By the early 1950s, the men’s adventure mag genre had taken recognizable taken form and there quite a few good ones to choose from.
For example, on July 4th, 1953 you might have been reading the latest issue of ACTION magazine, with the great elephant attack cover painting by artist Joe Szokoll.
The Korean War had been going on since 1950 and was still not officially over, so that “police action,” Commies and “Gooks” were hot topics.
Inside the July ‘53 issue of Action, there’s a story about how some traitorous former U.S. pilots were flying MIG fighters for the Communist Chinese and a helpful (now very politically incorrect) article on “HOW TO KILL A GOOK.”
On July 4th weekend in 1953, you might also have been reading the July ‘53 issue of Male magazine, which featured a hard-boiled Mike Hammer detective story by Mickey Spillane.
A few years later, in 1957, you could have been reading “The Yankee Gunslinger Who Rustled a Harem,” the cover story of the July 1957 issue of FOR MEN ONLY.
The cover painting done for that classic Yank-hero-saves-harem-babes yarn is by James Bama, the great Doc Savage paperback cover artist.

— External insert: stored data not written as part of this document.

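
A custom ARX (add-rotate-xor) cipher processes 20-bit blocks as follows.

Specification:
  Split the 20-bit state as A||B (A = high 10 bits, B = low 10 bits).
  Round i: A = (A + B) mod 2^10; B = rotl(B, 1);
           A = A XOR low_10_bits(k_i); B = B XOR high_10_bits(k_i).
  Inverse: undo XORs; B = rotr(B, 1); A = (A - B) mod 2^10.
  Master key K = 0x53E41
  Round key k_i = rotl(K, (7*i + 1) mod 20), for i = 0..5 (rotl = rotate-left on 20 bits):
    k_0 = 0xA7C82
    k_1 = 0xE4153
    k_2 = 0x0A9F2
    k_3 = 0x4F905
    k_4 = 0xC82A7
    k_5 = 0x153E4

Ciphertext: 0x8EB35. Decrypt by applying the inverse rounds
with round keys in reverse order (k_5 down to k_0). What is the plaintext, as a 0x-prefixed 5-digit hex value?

s_0 = ciphertext = 0x8EB35
s_1 = InvRound(s_0, k_5) = 0x8BBB0
s_2 = InvRound(s_1, k_4) = 0x10448
s_3 = InvRound(s_2, k_3) = 0x224BB
s_4 = InvRound(s_3, k_2) = 0xCCE48
s_5 = InvRound(s_4, k_1) = 0x5D0EC
s_6 = InvRound(s_5, k_0) = 0xAF739

0xAF739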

On July 4th weekend in 1957, you might also have been kicking back with the July 1957 issue of MAN’S WORLD, which has a wild piranha attack cover painting by Jim Bentley.
By the early 1960s, some of the more outré men’s pulp magazines were on newsstands (or under the counters).
On the Fourth of July weekend in 1963, you might have been perusing some of the wild stories and artwork in the July issues of WILDCAT ADVENTURES and WORLD OF MEN.
Both feature the kind of notorious Nazi bondage cover paintings that helped give men’s adventure magazines the nickname “sweats magazines.” (In both cases, the artists are uncredited.)
Flash forward to July 1967, “the Summer of Love.” (Or should I say flashback?)
A typical men’s adventure magazine reader wasn’t into that Hippie-dippy, peace and love stuff. He was reading something like the story “Ambushed by the Viet Cong” in the July 1967 issue MAN’S MAGAZINE.
The Vietnam War was intensifying and Commie “gooks” were a common topic again in men’s adventure magazines. This time they were Vietnamese.
Stories involving evil Nazi’s were still popular, too. For example, the July issue of MAN’S TRUE DANGER featured the book bonus “Blood Orgy for the Swastika,” plus a story about ex-Nazis who lured an innocent GI into a “lust-mad circle of degenerates.” (This is one of the series of covers featuring make-believe paperbacks discussed in another post on this blog.)
By July 4th of 1975, the men’s adventure magazines genre was almost extinct.
A few of them were hanging on. But they had changed to try to survive competition from the growing flood of explicit porn magazines.
The last of the men’s adventure mags still included some action, adventure, war and “sexposé” stories and still had some excellent pulpy interior illustrations. But they were sandwiched in between nude photo spreads. And, the painted covers that were a trademark of the classic men’s adventure genre were gone.
Below are the covers of the July 1975 issues of SAGA and FOR MEN ONLY. These were two of the best men’s adventure magazines in previous decades. By 1975, they had become more like “stroke mags” than men’s adventure mags. Both ceased publication in 1977.
Flash forward to today.
For fans of men’s adventure magazines, these may actually be the true good old days. Thanks to eBay and other online sites, we can buy copies of men’s adventure magazines dating from the earliest years of the genre to its last gasp in the late Seventies.
And, on this July 4th weekend, after the patriotic parades, barbecues and fireworks are over, I’ll be relaxing with a drink and reading some of my favorites. Cheers!